趣味Web 小説 2010-12-03

「誤解を生む」から「世に問うことすら許さない」

どちらもはてブで少し盛り上がった話題なのだが、一方では机上の議論で大きな可能性を封殺したエリートたちを嘲笑し、他方では市場の洗礼による淘汰を拒否して、そういうものが世に出ること自体を許さない。たぶん、それぞれ別の人がコメントしているのだろうが……。

AT&T幹部の懸念はマクロでは外れたが、ミクロでは現実のものとなっている。問題は確かにあった。が、利益の方が大きいから、社会に受け入れられた。だいたい、利益というのは薄く広く作用し、不利益は狭く深く作用する。だから、懸念を強調すれば、たいてい利益を訴える側より説得力があるように聞こえるものだ。

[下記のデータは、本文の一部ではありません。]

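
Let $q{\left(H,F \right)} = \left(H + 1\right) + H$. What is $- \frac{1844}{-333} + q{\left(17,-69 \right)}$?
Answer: $\frac{13499}{333} \approx 40.538$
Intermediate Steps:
$q{\left(H,F \right)} = 1 + 2 H$ ($q{\left(H,F \right)} = \left(1 + H\right) + H = 1 + 2 H$)
$- \frac{1844}{-333} + q{\left(17,-69 \right)} = - \frac{1844}{-333} + \left(1 + 2 \cdot 17\right) = \left(-1844\right) \left(- \frac{1}{333}\right) + \left(1 + 34\right) = \frac{1844}{333} + 35 = \frac{13499}{333}$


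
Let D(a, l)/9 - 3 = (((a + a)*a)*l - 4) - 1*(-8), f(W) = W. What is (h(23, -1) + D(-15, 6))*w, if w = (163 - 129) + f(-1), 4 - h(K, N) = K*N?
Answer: 804870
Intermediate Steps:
h(K, N) = 4 - K*N
D(a, l) = 63 + 18*l*a² (D(a, l) = 27 + 9*((((a + a)*a)*l - 4) - 1*(-8)) = 27 + 9*((((2*a)*a)*l - 4) + 8) = 27 + 9*(((2*a²)*l - 4) + 8) = 27 + 9*((2*l*a² - 4) + 8) = 27 + 9*((-4 + 2*l*a²) + 8) = 27 + 9*(4 + 2*l*a²) = 27 + (36 + 18*l*a²) = 63 + 18*l*a²)
w = 33 (w = (163 - 129) - 1 = 34 - 1 = 33)
(h(23, -1) + D(-15, 6))*w = ((4 - 1*23*(-1)) + (63 + 18*6*(-15)²))*33 = ((4 + 23) + (63 + 18*6*225))*33 = (27 + (63 + 24300))*33 = (27 + 24363)*33 = 24390*33 = 804870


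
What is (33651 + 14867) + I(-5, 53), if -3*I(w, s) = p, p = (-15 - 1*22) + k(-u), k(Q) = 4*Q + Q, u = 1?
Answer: 48532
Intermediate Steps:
k(Q) = 5*Q
p = -42 (p = (-15 - 1*22) + 5*(-1*1) = (-15 - 22) + 5*(-1) = -37 - 5 = -42)
I(w, s) = 14 (I(w, s) = -⅓*(-42) = 14)
(33651 + 14867) + I(-5, 53) = (33651 + 14867) + 14 = 48518 + 14 = 48532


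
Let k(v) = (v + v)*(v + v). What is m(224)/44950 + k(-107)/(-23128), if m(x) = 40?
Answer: -51440127/25990090 ≈ -1.9792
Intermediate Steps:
k(v) = 4*v² (k(v) = (2*v)*(2*v) = 4*v²)
m(224)/44950 + k(-107)/(-23128) = 40/44950 + (4*(-107)²)/(-23128) = 40*(1/44950) + (4*11449)*(-1/23128) = 4/4495 + 45796*(-1/23128) = 4/4495 - 11449/5782 = -51440127/25990090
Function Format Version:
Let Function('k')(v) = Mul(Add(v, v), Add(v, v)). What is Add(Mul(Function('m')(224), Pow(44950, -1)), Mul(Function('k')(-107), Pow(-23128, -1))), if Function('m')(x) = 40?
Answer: Rational(-51440127, 25990090) ≈ -1.9792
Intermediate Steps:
Function('k')(v) = Mul(4, Pow(v, 2)) (Function('k')(v) = Mul(Mul(2, v), Mul(2, v)) = Mul(4, Pow(v, 2)))
Add(Mul(Function('m')(224), Pow(44950, -1)), Mul(Function('k')(-107), Pow(-23128, -1))) = Add(Mul(40, Pow(44950, -1)), Mul(Mul(4, Pow(-107, 2)), Pow(-23128, -1))) = Add(Mul(40, Rational(1, 44950)), Mul(Mul(4, 11449), Rational(-1, 23128))) = Add(Rational(4, 4495), Mul(45796, Rational(-1, 23128))) = Add(Rational(4, 4495), Rational(-11449, 5782)) = Rational(-51440127, 25990090)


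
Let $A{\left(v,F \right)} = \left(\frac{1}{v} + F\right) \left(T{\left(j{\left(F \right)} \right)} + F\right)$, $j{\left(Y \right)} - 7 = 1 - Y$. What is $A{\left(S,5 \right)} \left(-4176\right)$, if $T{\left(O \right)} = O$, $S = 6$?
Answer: $-172608$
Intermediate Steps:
$j{\left(Y \right)} = 8 - Y$ ($j{\left(Y \right)} = 7 - \left(-1 + Y\right) = 8 - Y$)
$A{\left(v,F \right)} = 8 F + \frac{8}{v}$ ($A{\left(v,F \right)} = \left(\frac{1}{v} + F\right) \left(\left(8 - F\right) + F\right) = \left(F + \frac{1}{v}\right) 8 = 8 F + \frac{8}{v}$)
$A{\left(S,5 \right)} \left(-4176\right) = \left(8 \cdot 5 + \frac{8}{6}\right) \left(-4176\right) = \left(40 + 8 \cdot \frac{1}{6}\right) \left(-4176\right) = \left(40 + \frac{4}{3}\right) \left(-4176\right) = \frac{124}{3} \left(-4176\right) = -172608$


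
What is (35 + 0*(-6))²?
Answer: 1225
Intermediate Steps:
(35 + 0*(-6))² = (35 + 0)² = 35² = 1225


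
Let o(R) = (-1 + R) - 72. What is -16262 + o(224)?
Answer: -16111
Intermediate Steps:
o(R) = -73 + R
-16262 + o(224) = -16262 + (-73 + 224) = -16262 + 151 = -16111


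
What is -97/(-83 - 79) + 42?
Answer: 6901/162 ≈ 42.599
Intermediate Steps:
-97/(-83 - 79) + 42 = -97/(-162) + 42 = -1/162*(-97) + 42 = 97/162 + 42 = 6901/162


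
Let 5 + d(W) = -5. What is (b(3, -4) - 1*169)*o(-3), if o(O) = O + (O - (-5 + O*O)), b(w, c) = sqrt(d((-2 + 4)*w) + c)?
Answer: 1690 - 10*I*sqrt(14) ≈ 1690.0 - 37.417*I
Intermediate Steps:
d(W) = -10 (d(W) = -5 - 5 = -10)
b(w, c) = sqrt(-10 + c)
o(O) = 5 - O**2 + 2*O (o(O) = O + (O - (-5 + O**2)) = O + (O + (5 - O**2)) = O + (5 + O - O**2) = 5 - O**2 + 2*O)
(b(3, -4) - 1*169)*o(-3) = (sqrt(-10 - 4) - 1*169)*(5 - 1*(-3)**2 + 2*(-3)) = (sqrt(-14) - 169)*(5 - 1*9 - 6) = (I*sqrt(14) - 169)*(5 - 9 - 6) = (-169 + I*sqrt(14))*(-10) = 1690 - 10*I*sqrt(14)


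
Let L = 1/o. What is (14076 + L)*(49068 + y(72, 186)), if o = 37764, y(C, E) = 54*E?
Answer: 872831478730/1049 ≈ 8.3206e+8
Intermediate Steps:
L = 1/37764 ≈ 2.6480e-5
(14076 + L)*(49068 + y(72, 186)) = (14076 + 1/37764)*(49068 + 54*186) = 531566065*(49068 + 10044)/37764 = (531566065/37764)*59112 = 872831478730/1049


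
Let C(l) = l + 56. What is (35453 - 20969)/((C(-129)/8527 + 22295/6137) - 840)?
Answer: -63162550193/3647308808 ≈ -17.318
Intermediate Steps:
C(l) = 56 + l
(35453 - 20969)/((C(-129)/8527 + 22295/6137) - 840) = (35453 - 20969)/(((56 - 129)/8527 + 22295/6137) - 840) = 14484/((-73*1/8527 + 22295*(1/6137)) - 840) = 14484/((-73/8527 + 22295/6137) - 840) = 14484/(189661464/52330199 - 840) = 14484/(-43767705696/52330199) = 14484*(-52330199/43767705696) = -63162550193/3647308808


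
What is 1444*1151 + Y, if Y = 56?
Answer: 1662100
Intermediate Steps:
1444*1151 + Y = 1444*1151 + 56 = 1662044 + 56 = 1662100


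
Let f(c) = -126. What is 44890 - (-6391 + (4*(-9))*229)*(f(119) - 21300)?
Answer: -313524620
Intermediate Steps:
44890 - (-6391 + (4*(-9))*229)*(f(119) - 21300) = 44890 - (-6391 + (4*(-9))*229)*(-126 - 21300) = 44890 - (-6391 - 36*229)*(-21426) = 44890 - (-6391 - 8244)*(-21426) = 44890 - (-14635)*(-21426) = 44890 - 1*313569510 = 44890 - 313569510 = -313524620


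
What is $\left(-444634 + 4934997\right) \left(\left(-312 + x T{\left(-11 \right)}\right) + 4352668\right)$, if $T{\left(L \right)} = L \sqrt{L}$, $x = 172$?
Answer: $19543658345228 - 8495766796 i \sqrt{11} \approx 1.9544 \cdot 10^{13} - 2.8177 \cdot 10^{10} i$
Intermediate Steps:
$T{\left(L \right)} = L^{\frac{3}{2}}$
$\left(-444634 + 4934997\right) \left(\left(-312 + x T{\left(-11 \right)}\right) + 4352668\right) = \left(-444634 + 4934997\right) \left(\left(-312 + 172 \left(-11\right)^{\frac{3}{2}}\right) + 4352668\right) = 4490363 \left(\left(-312 + 172 \left(- 11 i \sqrt{11}\right)\right) + 4352668\right) = 4490363 \left(\left(-312 - 1892 i \sqrt{11}\right) + 4352668\right) = 4490363 \left(4352356 - 1892 i \sqrt{11}\right) = 19543658345228 - 8495766796 i \sqrt{11}$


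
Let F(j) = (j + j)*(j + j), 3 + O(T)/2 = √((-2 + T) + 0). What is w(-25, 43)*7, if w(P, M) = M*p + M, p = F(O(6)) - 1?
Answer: 4816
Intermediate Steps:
O(T) = -6 + 2*√(-2 + T) (O(T) = -6 + 2*√((-2 + T) + 0) = -6 + 2*√(-2 + T))
F(j) = 4*j² (F(j) = (2*j)*(2*j) = 4*j²)
p = 15 (p = 4*(-6 + 2*√(-2 + 6))² - 1 = 4*(-6 + 2*√4)² - 1 = 4*(-6 + 2*2)² - 1 = 4*(-6 + 4)² - 1 = 4*(-2)² - 1 = 4*4 - 1 = 16 - 1 = 15)
w(P, M) = 16*M (w(P, M) = M*15 + M = 15*M + M = 16*M)
w(-25, 43)*7 = (16*43)*7 = 688*7 = 4816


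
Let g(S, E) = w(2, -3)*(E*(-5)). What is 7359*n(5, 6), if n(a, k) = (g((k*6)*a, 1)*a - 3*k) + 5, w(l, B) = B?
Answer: 456258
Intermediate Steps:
g(S, E) = 15*E (g(S, E) = -3*E*(-5) = -(-15)*E = 15*E)
n(a, k) = 5 - 3*k + 15*a (n(a, k) = ((15*1)*a - 3*k) + 5 = (15*a - 3*k) + 5 = (-3*k + 15*a) + 5 = 5 - 3*k + 15*a)
7359*n(5, 6) = 7359*(5 - 3*6 + 15*5) = 7359*(5 - 18 + 75) = 7359*62 = 456258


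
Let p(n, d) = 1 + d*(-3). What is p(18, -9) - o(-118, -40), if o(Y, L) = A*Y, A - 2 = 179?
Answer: 21386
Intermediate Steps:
p(n, d) = 1 - 3*d
A = 181 (A = 2 + 179 = 181)
o(Y, L) = 181*Y
p(18, -9) - o(-118, -40) = (1 - 3*(-9)) - 181*(-118) = (1 + 27) - 1*(-21358) = 28 + 21358 = 21386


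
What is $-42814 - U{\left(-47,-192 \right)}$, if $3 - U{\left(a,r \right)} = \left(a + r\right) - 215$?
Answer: $-43271$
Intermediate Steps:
$U{\left(a,r \right)} = 218 - a - r$ ($U{\left(a,r \right)} = 3 - \left(\left(a + r\right) - 215\right) = 3 - \left(-215 + a + r\right) = 218 - a - r$)
$-42814 - U{\left(-47,-192 \right)} = -42814 - \left(218 - -47 - -192\right) = -42814 - \left(218 + 47 + 192\right) = -42814 - 457 = -43271$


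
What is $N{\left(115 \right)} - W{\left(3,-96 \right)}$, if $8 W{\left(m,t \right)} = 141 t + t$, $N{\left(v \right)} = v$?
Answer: $1819$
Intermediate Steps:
$W{\left(m,t \right)} = \frac{71 t}{4}$ ($W{\left(m,t \right)} = \frac{141 t + t}{8} = \frac{142 t}{8} = \frac{71 t}{4}$)
$N{\left(115 \right)} - W{\left(3,-96 \right)} = 115 - \frac{71}{4} \left(-96\right) = 115 - -1704 = 115 + 1704 = 1819$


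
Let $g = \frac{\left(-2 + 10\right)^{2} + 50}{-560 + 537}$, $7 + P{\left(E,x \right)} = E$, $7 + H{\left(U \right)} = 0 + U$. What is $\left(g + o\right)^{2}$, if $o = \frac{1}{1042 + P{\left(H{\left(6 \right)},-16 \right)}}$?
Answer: $\frac{13889329609}{565583524} \approx 24.558$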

大上段に構えて頭ごなしに否定するのではなく、消費者問題として小さく捉え直して、商売自体は認めるべきだ。「飲むヒアルロン酸」とか、散々テレビCMをやっているじゃないか。「宣伝文句に一定の枷をはめて、その枠内なら消費者に自分たちを信じさせようとするのは勝手」という仕組みでは不満なのか? 既に大々的に商売をしている「飲むヒアルロン酸」より、市場に受け入れられずに滅び去る可能性も十分にある新商売を潰すことに関心が向く感覚が、私にはわからない。

倫理的な心配というのも、既に散々行われている適性検査や性格検査と比べて、どうなのか。それらの検査は、「自分の生来の長所と短所を認識し、自分に合った選択をするための資料」として使われているじゃないか。実質的にDNA検査と何が違うのか。「経験的な確率の高低の問題に過ぎない」という1点さえ、きちんと説明されるなら、その先は受け手のリテラシーの問題だろう。「誤解を生む」なんて理由で他人の商売を叩き潰す世の中で、本当にいいのかね。

『脳トレ』とか、数百億円も動いたわけだ。そして現に、脳年齢は誤解されまくっている。たまたま、ああいうゲームが苦手だっただけの人が、「脳が老化している」と大勢にいわれてショックを受けた。で、そういう側面にばかり注目するなら、あんなゲームは回収すべきだ、となるだろう。でも、そうは考えないわけだ。性格検査だってそうだよ。ずいぶん誤解されている。だからといって、社会から撲滅すべきなのか?

表現の自由とかいっている人も、なぜか自分にとって目新しいものへの不安は、最大限どぎつい言葉で拒絶することが少なくない。仮に、直接には、メリットよりデメリットの方が大きかったとしてもさ、それが世に出ることすら許さないなんてのは、おいそれと主張できることではないと思うのだが。

新しいアイデアや商売を「世に問うことすら許さない」ラインは、きわめて慎重に引き、かつ平等に適用するのでなければ、気まぐれな世間様(の常識とかいうもの)を恐れて萎縮する、息苦しい社会になってしまう。